Hello everybody!
I’m working on a torch-based library for building autoencoders with tabular datasets.
One big feature is learning embeddings for categorical features.
In practice, however, training many embedding layers simultaneously is costing me some slowdowns. I am using for-loops to do this and running the for-loop on each iteration is (I think) what’s causing the slowdowns.
When building the model, I associate embedding layers with each categorical feature in the user’s dataset:
for ft in self.categorical_fts:
feature = self.categorical_fts[ft]
n_cats = len(feature['cats']) + 1
embed_dim = compute_embedding_size(n_cats)
embed_layer = torch.nn.Embedding(n_cats, embed_dim)

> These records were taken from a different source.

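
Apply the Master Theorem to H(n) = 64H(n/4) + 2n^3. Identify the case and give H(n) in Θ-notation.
Master Theorem template: H(n) = a·H(n/b) + f(n).
Here: a=64, b=4, f(n)=2n^3
Compute log_b(a) = log_4(64) = 3.
f(n) = 2n^3 = Θ(n^3). Case 2: H(n) = Θ(n^3 log n).

Case 2: H(n) = Θ(n^3 log n)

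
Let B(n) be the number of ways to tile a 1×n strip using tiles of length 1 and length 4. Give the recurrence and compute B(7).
Condition on the last tile: it has length 1 (leaving a 1×(n-1) strip) or length 4 (leaving a 1×(n-4) strip), so B(n) = B(n-1) + B(n-4) (order-4 linear recurrence).
For 0 ≤ i < 4 only unit tiles fit, so B(i) = 1.
Iterating the recurrence: B(4) = 2, B(5) = 3, B(6) = 4, B(7) = 5.

B(n) = B(n-1) + B(n-4), with B(i) = 1 for 0 ≤ i < 4; B(7) = 5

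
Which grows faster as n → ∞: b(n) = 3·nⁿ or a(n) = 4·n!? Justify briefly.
Comparing growth rates:
Growth-rate hierarchy: log n ≺ any polynomial ≺ any exponential cⁿ (c>1) ≺ n! ≺ nⁿ.
super-exponential nⁿ dominates factorial asymptotically.

b(n) grows faster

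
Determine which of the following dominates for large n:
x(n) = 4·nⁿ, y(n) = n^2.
Comparing growth rates:
Growth-rate hierarchy: log n ≺ any polynomial ≺ any exponential cⁿ (c>1) ≺ n! ≺ nⁿ.
super-exponential nⁿ dominates polynomial degree 2 asymptotically.

x(n) grows faster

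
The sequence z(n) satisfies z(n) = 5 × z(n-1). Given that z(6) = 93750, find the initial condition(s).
In general z(n) = 5ⁿ · z(0). At n = 6: z(0) = z(6) / 5^6 = 93750 / 15625 = 6.

z(0) = 6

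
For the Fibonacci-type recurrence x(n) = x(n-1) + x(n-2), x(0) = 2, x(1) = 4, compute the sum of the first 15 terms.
Computing the sequence terms: 2, 4, 6, 10, 16, 26, 42, 68, 110, 178, 288, 466, 754, 1220, 1974
Adding these values together:

5164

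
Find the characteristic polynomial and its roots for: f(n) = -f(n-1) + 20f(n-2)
Substitute f(n) = rⁿ and divide through by rⁿ⁻²: r² + r - 20 = 0
Factor: (r + 5)(r - 4) = 0, so r = -5, 4.
General solution: f(n) = A·(-5)ⁿ + B·4ⁿ

Characteristic: r² + r - 20 = 0, Roots: r = -5, 4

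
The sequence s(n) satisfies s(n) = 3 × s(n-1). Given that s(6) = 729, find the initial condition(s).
In general s(n) = 3ⁿ · s(0). At n = 6: s(0) = s(6) / 3^6 = 729 / 729 = 1.

s(0) = 1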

feature['embedding'] = embed_layer
Then, when I run .forward():
embeddings = []
for i, ft in enumerate(self.categorical_fts):
feature = self.categorical_fts[ft]
emb = feature['embedding'](codes[i])
embeddings.append(emb)
#num and bin are numeric and binary features
x = torch.cat(num + bin + embeddings, dim=1)
Then x
goes into dense layers.
This gets the job done but running this for loop during each forward pass really slows down training, especially when a dataset has tens or hundreds of categorical columns.
Does anybody know of a way of vectorizing something like this? Thanks!